In the Gospel passage (from Luke), we celebrate a most comforting effect of the sacrifice of the Paschal Lamb: our return into the warmth and safety of God’s home around the same Table.
However, a celebration is not a celebration if it is vague and general. Our Eucharistic Celebration can be the Celebration of all celebrations only if we are aware of what a tragedy each sin is and we appreciate the immeasurable price the Father had to pay in the Blood of his Son Jesus.
Yet, for a variety of reasons, we are not in a celebratory mood every time we gather to do Eucharist. Actually, the opposite might be true. We might gather also out of habit; or because we have to; because there is a precept of the Catholic Church about this obligation. But this would not make much sense: to be forced to celebrate? Even our body language would betray our unwillingness!

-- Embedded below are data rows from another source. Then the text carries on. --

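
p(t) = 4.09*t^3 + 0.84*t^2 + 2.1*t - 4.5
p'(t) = 12.27*t^2 + 1.68*t + 2.1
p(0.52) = -2.61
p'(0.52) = 6.29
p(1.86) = 28.63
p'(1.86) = 47.67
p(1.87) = 29.11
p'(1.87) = 48.15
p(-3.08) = -122.50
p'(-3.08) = 113.32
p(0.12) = -4.23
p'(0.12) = 2.48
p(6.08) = 958.57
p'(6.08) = 465.89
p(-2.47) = -66.20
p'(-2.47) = 72.81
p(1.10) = 4.27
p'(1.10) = 18.79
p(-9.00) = -2936.97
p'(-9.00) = 980.85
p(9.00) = 3064.05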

A list of those eager to celebrate with abandonment includes: the younger son, who owns up to his mistakes; misses his home; cannot live any more on the wretched food of the cold, distant land of exile and needs again the warmth of his Dad’s embrace. The list includes sinners of all sorts, provided that they are determined to make a clean cut with their past, tax collectors, publicans, prostitutes, the outcast, the marginalized, all those whom Jesus seeks out and with whom he deliberately chooses, to celebrate, i.e., to do Eucharist.
And here is a list of all those who are not in a celebratory mood: it includes the older son, who is so filled with self-righteousness and resentment that he denies having a father (I served you all these years) and denies also having a younger brother (this son of yours). Those who join him in refusing to celebrate are the scribes and Pharisees, already resenting that Jesus does Eucharist with obvious sinners, tax collectors and harlots.

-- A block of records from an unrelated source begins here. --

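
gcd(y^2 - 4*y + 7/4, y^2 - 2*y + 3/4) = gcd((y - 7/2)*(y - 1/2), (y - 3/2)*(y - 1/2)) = y - 1/2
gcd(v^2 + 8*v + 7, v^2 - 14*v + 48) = 1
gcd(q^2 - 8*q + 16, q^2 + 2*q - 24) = q - 4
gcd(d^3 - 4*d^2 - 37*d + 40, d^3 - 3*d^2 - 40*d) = d^2 - 3*d - 40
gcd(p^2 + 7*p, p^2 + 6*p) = p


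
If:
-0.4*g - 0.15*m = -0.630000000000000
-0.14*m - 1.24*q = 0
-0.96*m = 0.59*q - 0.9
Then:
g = 1.20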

On this list are also all those who live the delusion of being in a position to earn their invitation around the Table of the Lord. This sad list has, as well, all the self-righteous, those who, having minimized their past transgressions, afford themselves the luxury of looking down on obvious transgressors.
For the last 50 years, my mission has been similar to Paul’s as shown in his Second Letter to the Corinthians. With increased insistence, as I became more aware of the tragedy of each of my sins, big and not-so-big alike, in these 50 years I have been urging my brothers and sisters to be on the list of those ready to celebrate. At the same time, this effort of mine has been equally visible in trying to convince any of those on the other list to join the first celebratory group. And whenever I am not in a celebratory mood, myself, and I risk turning a Eucharistic Celebration into a routine church service, I try to relive in my mind how strikingly different our Heavenly Father is from any other god by the way Jesus portraits him in this very familiar parable.
In other religions, a similarly offended deity, without hesitation, would have struck dead the wayward son, regardless of his apology and rehearsed speech of regret. Our heavenly Father, instead, is so driven by insane love for us that he waits anxiously for our return; he tosses aside his dignity to run towards us; he interrupts our expressions of regret; and restores us fully to our former status as his adopted children.
But there are other reasons for our Eucharistic Celebrations: Habitually, in our many wants we plead with God prayerfully for favors and graces. However, in this parable, Jesus informs us that our Father so desires to have all his children joyously seated around the same Table that it is HE who tosses aside his self-worth once more to plead with those among us who “slave” for him in fear, because they are tragically unaware that all, which the Father has, is truly theirs already!
He who did not spare his own Son but handed him over for us all, how will he not also give us everything else along with him? Romans 8:32
Once this reality is etched in the back of our mind, we have even more reasons for celebrating wholeheartedly every Eucharist left in our earthly life as a foretaste of the heavenly, endless Supper of the Lamb.